The centuries have been kind to Bruges. The religious conflicts of the 16th century brought swathes of cultural vandalism to the Low Countries. The great church at Damme, only five miles from Bruges, was badly damaged, although it is well worth a visit. But Bruges itself was spared, as it was in later wars. As a result, there is hardly an ugly building in the city-centre — with one sad exception. In the early years of the 20th century, Leopold II of Belgium was a most unsatisfactory monarch. He not only ran the Belgian Congo as a personal fiefdom and inflicted appalling conditions on the natives. He also ordered the demolition of Bruges' Romanesque cathedral. He wanted the site for a palace, which was never built. Instead, there is a banal modern hotel, a fitting memorial to Leopold II's eternal disgrace.

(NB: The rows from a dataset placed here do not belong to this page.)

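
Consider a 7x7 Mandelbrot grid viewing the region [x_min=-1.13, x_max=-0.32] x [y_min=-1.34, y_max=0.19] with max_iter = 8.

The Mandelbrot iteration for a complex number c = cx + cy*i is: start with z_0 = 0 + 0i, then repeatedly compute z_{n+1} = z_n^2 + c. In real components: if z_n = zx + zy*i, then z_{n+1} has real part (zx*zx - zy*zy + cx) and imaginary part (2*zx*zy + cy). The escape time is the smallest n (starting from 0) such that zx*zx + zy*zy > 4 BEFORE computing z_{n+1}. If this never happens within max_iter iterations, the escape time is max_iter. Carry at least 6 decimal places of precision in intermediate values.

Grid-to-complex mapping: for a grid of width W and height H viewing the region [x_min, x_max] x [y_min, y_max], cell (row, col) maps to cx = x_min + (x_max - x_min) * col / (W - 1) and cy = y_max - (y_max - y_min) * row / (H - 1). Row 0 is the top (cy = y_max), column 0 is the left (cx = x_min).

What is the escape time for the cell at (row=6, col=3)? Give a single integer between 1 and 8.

Answer: 2

Derivation:
z_0 = 0 + 0i, c = -0.7250 + -1.3400i
Iter 1: z = -0.7250 + -1.3400i, |z|^2 = 2.3212
Iter 2: z = -1.9950 + 0.6030i, |z|^2 = 4.3435
Escaped at iteration 2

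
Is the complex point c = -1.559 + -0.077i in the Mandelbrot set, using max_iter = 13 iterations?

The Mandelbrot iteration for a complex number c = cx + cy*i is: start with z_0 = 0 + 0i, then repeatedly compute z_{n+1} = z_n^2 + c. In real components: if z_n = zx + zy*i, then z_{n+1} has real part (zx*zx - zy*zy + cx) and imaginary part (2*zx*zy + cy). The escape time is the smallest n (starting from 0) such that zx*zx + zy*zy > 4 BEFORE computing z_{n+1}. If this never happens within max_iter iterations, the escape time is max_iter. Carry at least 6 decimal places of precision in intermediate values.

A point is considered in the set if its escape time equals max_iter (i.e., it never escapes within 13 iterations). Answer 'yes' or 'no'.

z_0 = 0 + 0i, c = -1.5590 + -0.0770i
Iter 1: z = -1.5590 + -0.0770i, |z|^2 = 2.4364
Iter 2: z = 0.8656 + 0.1631i, |z|^2 = 0.7758
Iter 3: z = -0.8364 + 0.2053i, |z|^2 = 0.7417
Iter 4: z = -0.9016 + -0.4205i, |z|^2 = 0.9896
Iter 5: z = -0.9230 + 0.6811i, |z|^2 = 1.3158
Iter 6: z = -1.1711 + -1.3344i, |z|^2 = 3.1520
Iter 7: z = -1.9681 + 3.0483i, |z|^2 = 13.1656
Escaped at iteration 7

Answer: no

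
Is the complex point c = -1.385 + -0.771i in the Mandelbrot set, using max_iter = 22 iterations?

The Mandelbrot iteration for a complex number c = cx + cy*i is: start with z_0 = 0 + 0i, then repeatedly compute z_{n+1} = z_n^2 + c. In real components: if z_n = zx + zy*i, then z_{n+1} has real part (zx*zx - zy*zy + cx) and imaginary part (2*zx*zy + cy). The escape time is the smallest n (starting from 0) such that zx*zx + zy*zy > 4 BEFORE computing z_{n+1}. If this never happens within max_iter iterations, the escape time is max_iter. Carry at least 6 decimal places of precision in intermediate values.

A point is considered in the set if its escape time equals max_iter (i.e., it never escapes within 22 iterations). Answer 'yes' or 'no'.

z_0 = 0 + 0i, c = -1.3850 + -0.7710i
Iter 1: z = -1.3850 + -0.7710i, |z|^2 = 2.5127
Iter 2: z = -0.0612 + 1.3647i, |z|^2 = 1.8661
Iter 3: z = -3.2436 + -0.9381i, |z|^2 = 11.4008
Escaped at iteration 3

Answer: no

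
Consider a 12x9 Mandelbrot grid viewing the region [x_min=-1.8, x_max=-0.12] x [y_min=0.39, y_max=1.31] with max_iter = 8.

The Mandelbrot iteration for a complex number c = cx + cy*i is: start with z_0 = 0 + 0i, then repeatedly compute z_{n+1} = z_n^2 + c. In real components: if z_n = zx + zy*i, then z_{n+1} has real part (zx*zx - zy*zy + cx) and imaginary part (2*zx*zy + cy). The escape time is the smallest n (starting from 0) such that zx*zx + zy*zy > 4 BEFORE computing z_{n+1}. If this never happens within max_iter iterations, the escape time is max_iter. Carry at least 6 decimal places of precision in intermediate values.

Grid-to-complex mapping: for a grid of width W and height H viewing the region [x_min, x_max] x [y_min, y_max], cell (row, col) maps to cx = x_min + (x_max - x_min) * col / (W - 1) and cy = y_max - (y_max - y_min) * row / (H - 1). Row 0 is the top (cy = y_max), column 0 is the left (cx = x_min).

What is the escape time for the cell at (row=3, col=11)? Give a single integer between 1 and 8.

z_0 = 0 + 0i, c = -0.1200 + 0.9650i
Iter 1: z = -0.1200 + 0.9650i, |z|^2 = 0.9456
Iter 2: z = -1.0368 + 0.7334i, |z|^2 = 1.6129
Iter 3: z = 0.4171 + -0.5558i, |z|^2 = 0.4829
Iter 4: z = -0.2549 + 0.5013i, |z|^2 = 0.3163
Iter 5: z = -0.3063 + 0.7094i, |z|^2 = 0.5971
Iter 6: z = -0.5294 + 0.5304i, |z|^2 = 0.5616
Iter 7: z = -0.1210 + 0.4034i, |z|^2 = 0.1774

Answer: 8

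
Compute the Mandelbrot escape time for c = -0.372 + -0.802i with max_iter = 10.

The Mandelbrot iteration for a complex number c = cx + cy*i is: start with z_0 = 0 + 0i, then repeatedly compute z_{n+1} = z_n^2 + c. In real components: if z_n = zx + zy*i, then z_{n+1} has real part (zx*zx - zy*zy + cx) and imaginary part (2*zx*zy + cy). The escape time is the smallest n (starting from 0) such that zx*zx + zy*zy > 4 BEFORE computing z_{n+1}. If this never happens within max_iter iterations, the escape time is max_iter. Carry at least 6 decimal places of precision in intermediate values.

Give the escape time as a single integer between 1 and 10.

Answer: 6

Derivation:
z_0 = 0 + 0i, c = -0.3720 + -0.8020i
Iter 1: z = -0.3720 + -0.8020i, |z|^2 = 0.7816
Iter 2: z = -0.8768 + -0.2053i, |z|^2 = 0.8110
Iter 3: z = 0.3547 + -0.4420i, |z|^2 = 0.3211
Iter 4: z = -0.4415 + -1.1155i, |z|^2 = 1.4393
Iter 5: z = -1.4214 + 0.1831i, |z|^2 = 2.0538
Iter 6: z = 1.6147 + -1.3224i, |z|^2 = 4.3562
Escaped at iteration 6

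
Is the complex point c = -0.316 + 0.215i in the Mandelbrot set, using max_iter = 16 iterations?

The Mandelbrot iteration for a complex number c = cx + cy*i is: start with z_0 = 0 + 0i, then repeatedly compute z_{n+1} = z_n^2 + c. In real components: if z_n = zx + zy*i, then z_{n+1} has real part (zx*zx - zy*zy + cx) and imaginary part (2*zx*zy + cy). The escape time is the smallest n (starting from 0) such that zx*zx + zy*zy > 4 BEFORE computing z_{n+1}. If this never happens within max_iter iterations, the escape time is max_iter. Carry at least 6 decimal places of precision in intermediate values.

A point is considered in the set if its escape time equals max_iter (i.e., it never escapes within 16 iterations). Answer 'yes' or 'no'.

z_0 = 0 + 0i, c = -0.3160 + 0.2150i
Iter 1: z = -0.3160 + 0.2150i, |z|^2 = 0.1461
Iter 2: z = -0.2624 + 0.0791i, |z|^2 = 0.0751
Iter 3: z = -0.2534 + 0.1735i, |z|^2 = 0.0943
Iter 4: z = -0.2819 + 0.1271i, |z|^2 = 0.0956
Iter 5: z = -0.2527 + 0.1434i, |z|^2 = 0.0844
Iter 6: z = -0.2727 + 0.1425i, |z|^2 = 0.0947
Iter 7: z = -0.2620 + 0.1373i, |z|^2 = 0.0875
Iter 8: z = -0.2662 + 0.1431i, |z|^2 = 0.0913
Iter 9: z = -0.2656 + 0.1388i, |z|^2 = 0.0898
Iter 10: z = -0.2647 + 0.1413i, |z|^2 = 0.0900
Iter 11: z = -0.2659 + 0.1402i, |z|^2 = 0.0903
Iter 12: z = -0.2650 + 0.1404i, |z|^2 = 0.0899
Iter 13: z = -0.2655 + 0.1406i, |z|^2 = 0.0903
Iter 14: z = -0.2653 + 0.1404i, |z|^2 = 0.0901
Iter 15: z = -0.2653 + 0.1405i, |z|^2 = 0.0902
Did not escape in 16 iterations → in set

Answer: yes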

The arts of Bruges are not confined to sculpture or canvas. This is a capital of cuisine as well as of aesthetics. It is possible to eat well in Bruges in all price ranges, and although this is a tourist centre, most restaurants are reliable, partly because so many of the tourists come from mainland Europe and know their food. When you stop for a coffee, you will often see other visitors planning their day with the assistance of the green Michelin; their evening with the help of the red one. The restaurant trade responds accordingly.
There is one three-rosette restaurant, De Karmeliet. Its kitchen lives up to its reputation; its prices are in line with its standards. In London, it would be all too easy to pay as much or even more for a vastly inferior meal.
Via Eurostar to Lille, all these pleasures are only about three hours from London. Bruges is an ideal city for a long weekend, and I would give potential visitors only one warning. It is addictive. After you pay your first visit, you will hasten back.